Time Period3 Months [change]
DirectionMoves Against 
StrengthVery Weak
Accuracy98.33%
ValuesDaily Returns

Morgan Stanley ETF  vs.  PACIFIC GAS ELECTRIC

 Performance 
       Timeline  
Morgan Stanley ETF 

Risk-Adjusted Performance

29 of 100

 
Weak
 
Strong
Strong
Compared to the overall equity markets, risk-adjusted returns on investments in Morgan Stanley ETF are ranked lower than 29 (%) of all global equities and portfolios over the last 90 days. In spite of very healthy essential indicators, Morgan Stanley is not utilizing all of its potentials. The current stock price disarray, may contribute to short-term losses for the investors.
PACIFIC GAS ELECTRIC 

Risk-Adjusted Performance

0 of 100

 
Weak
 
Strong
Very Weak
Over the last 90 days PACIFIC GAS ELECTRIC has generated negative risk-adjusted returns adding no value to investors with long positions. Despite somewhat strong basic indicators, PACIFIC is not utilizing all of its potentials. The current stock price disturbance, may contribute to short-term losses for the investors.

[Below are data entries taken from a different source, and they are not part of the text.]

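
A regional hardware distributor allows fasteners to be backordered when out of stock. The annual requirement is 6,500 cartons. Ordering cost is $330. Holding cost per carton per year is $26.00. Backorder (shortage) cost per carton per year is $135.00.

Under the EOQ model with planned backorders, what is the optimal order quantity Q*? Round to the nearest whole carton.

444 cartons

Q* = √(2DS/H) · √((H + b)/b)
   = √(2 × 6,500 × 330 / 26) · √((26 + 135) / 135)
   = 406.202 × 1.0921 ≈ 443.60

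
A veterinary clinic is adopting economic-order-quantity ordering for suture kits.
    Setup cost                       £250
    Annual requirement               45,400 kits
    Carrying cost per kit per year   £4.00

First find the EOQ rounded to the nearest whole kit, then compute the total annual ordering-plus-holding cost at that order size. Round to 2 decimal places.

£9,528.90

EOQ = √(2DS/H) = √(2 × 45,400 × 250 / 4)
    = √(5,675,000.00) ≈ 2,382.23 → Q = 2,382 kits
Annual ordering cost = (D/Q)·S = (45,400/2,382) × 250 = £4,764.90
Annual holding cost  = (Q/2)·H = (2,382/2) × 4 = £4,764.00
Total = £4,764.90 + £4,764.00 = £9,528.90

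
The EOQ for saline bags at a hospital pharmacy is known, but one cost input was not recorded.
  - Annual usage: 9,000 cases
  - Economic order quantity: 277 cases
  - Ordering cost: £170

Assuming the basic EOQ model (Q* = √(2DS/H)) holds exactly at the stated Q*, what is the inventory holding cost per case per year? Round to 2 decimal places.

From Q* = √(2DS/H) ⇒ Q*² = 2DS/H.
H = 2DS / Q² = 2 × 9,000 × 170 / 277² = 39.8806

£39.88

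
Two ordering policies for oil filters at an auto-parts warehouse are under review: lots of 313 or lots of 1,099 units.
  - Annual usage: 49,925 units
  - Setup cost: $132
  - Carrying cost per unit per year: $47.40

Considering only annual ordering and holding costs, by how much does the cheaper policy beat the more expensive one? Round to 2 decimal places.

For each Q, cost = (D/Q)·S + (Q/2)·H.
TC(313) = (49,925/313)×132 + (313/2)×47.4 = $28,472.73
TC(1,099) = (49,925/1,099)×132 + (1,099/2)×47.4 = $32,042.75
Cheaper: Q = 313.  Difference = $3,570.02

$3,570.02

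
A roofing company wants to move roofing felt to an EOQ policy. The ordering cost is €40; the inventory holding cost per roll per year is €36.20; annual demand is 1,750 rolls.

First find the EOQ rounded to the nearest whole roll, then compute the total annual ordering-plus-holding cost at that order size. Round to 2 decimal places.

€2,251.23

Q* = √(2·D·S / H) = √(2·1,750·40 / 36.2) = √3,867.4 ≈ 62.19 → Q = 62 rolls
Orders/yr = 1,750/62 = 28.226; ordering cost = 28.226 × €40 = €1,129.03
Average inventory = 62/2 = 31; holding cost = 31 × €36.2 = €1,122.20
Total = €1,129.03 + €1,122.20 = €2,251.23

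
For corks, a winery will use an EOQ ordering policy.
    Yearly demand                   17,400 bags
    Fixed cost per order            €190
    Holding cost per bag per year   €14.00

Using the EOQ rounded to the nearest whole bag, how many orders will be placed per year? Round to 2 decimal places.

25.33 orders per year

Q* = √(2·D·S / H) = √(2·17,400·190 / 14) = √472,285.7 ≈ 687.23 → Q = 687
Orders per year = D/Q = 17,400 / 687 = 25.328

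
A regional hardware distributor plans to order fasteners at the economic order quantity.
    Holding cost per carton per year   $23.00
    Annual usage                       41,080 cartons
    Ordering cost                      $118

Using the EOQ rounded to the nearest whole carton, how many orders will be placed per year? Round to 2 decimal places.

Optimal lot size Q* = (2 × 41,080 × $118 / $23)^½ ≈ 649.24 → Q = 649
Orders per year = D/Q = 41,080 / 649 = 63.297

63.30 orders per year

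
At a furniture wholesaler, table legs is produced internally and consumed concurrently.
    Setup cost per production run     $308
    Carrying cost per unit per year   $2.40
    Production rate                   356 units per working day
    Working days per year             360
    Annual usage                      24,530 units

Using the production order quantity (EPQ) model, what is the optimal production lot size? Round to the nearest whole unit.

d = 24,530/360 = 68.1389 units/day;  effective holding cost H(1 − d/p) = 2.4·(1 − 68.1389/356) = 1.94064
Q* = √(2DS / H_eff) = √(2·24,530·308 / 1.94064) ≈ 2,790.40

2,790 units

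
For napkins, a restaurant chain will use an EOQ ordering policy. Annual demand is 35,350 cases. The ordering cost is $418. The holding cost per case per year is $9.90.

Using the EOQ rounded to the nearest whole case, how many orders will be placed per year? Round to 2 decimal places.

20.46 orders per year

EOQ = √(2DS/H) = √(2 × 35,350 × 418 / 9.9)
    = √(2,985,111.11) ≈ 1,727.75 → Q = 1,728
Orders per year = D/Q = 35,350 / 1,728 = 20.457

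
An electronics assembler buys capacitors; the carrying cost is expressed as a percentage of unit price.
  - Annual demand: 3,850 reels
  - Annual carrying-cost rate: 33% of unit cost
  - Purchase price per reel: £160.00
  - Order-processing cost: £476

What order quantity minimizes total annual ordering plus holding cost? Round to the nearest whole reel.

Carrying cost H = £160 × 33% = £52.8000/reel/yr
EOQ = √(2DS/H) = √(2 × 3,850 × 476 / 52.8)
    = √(69,416.67) ≈ 263.47

263 reels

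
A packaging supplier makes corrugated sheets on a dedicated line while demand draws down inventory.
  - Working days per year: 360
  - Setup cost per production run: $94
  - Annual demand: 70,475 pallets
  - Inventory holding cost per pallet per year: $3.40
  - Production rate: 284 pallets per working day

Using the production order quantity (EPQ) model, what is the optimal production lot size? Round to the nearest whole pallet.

d = 70,475/360 = 195.7639 pallets/day;  effective holding cost H(1 − d/p) = 3.4·(1 − 195.7639/284) = 1.05635
Q* = √(2DS / H_eff) = √(2·70,475·94 / 1.05635) ≈ 3,541.55

3,542 pallets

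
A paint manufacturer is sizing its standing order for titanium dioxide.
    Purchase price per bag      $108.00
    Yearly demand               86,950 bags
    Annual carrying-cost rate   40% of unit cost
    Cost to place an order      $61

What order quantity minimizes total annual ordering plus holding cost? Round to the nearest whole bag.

Carrying cost H = $108 × 40% = $43.2000/bag/yr
EOQ = √(2DS/H) = √(2 × 86,950 × 61 / 43.2)
    = √(245,553.24) ≈ 495.53

496 bags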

Morgan Stanley and PACIFIC Volatility Contrast

   Predicted Return Density   
       Returns  

Pair Trading with Morgan Stanley and PACIFIC

The main advantage of trading using opposite Morgan Stanley and PACIFIC positions is that it hedges away some unsystematic risk. Because of two separate transactions, even if Morgan Stanley position performs unexpectedly, PACIFIC can make up some of the losses. Pair trading also minimizes risk from directional movements in the market. For example, if an entire industry or sector drops because of unexpected headlines, the short position in PACIFIC will offset losses from the drop in PACIFIC's long position.
The idea behind Morgan Stanley ETF and PACIFIC GAS ELECTRIC pairs trading is to make the combined position market-neutral, meaning the overall market's direction will not affect its win or loss (or potential downside or upside). This can be achieved by designing a pairs trade with two highly correlated stocks or equities that operate in a similar space or sector, making it possible to obtain profits through simple and relatively low-risk investment.
Check out your portfolio center.
Note that this page's information should be used as a complementary analysis to find the right mix of equity instruments to add to your existing portfolios or create a brand new portfolio. You can also try the Portfolio Diagnostics module to use generated alerts and portfolio events aggregator to diagnose current holdings.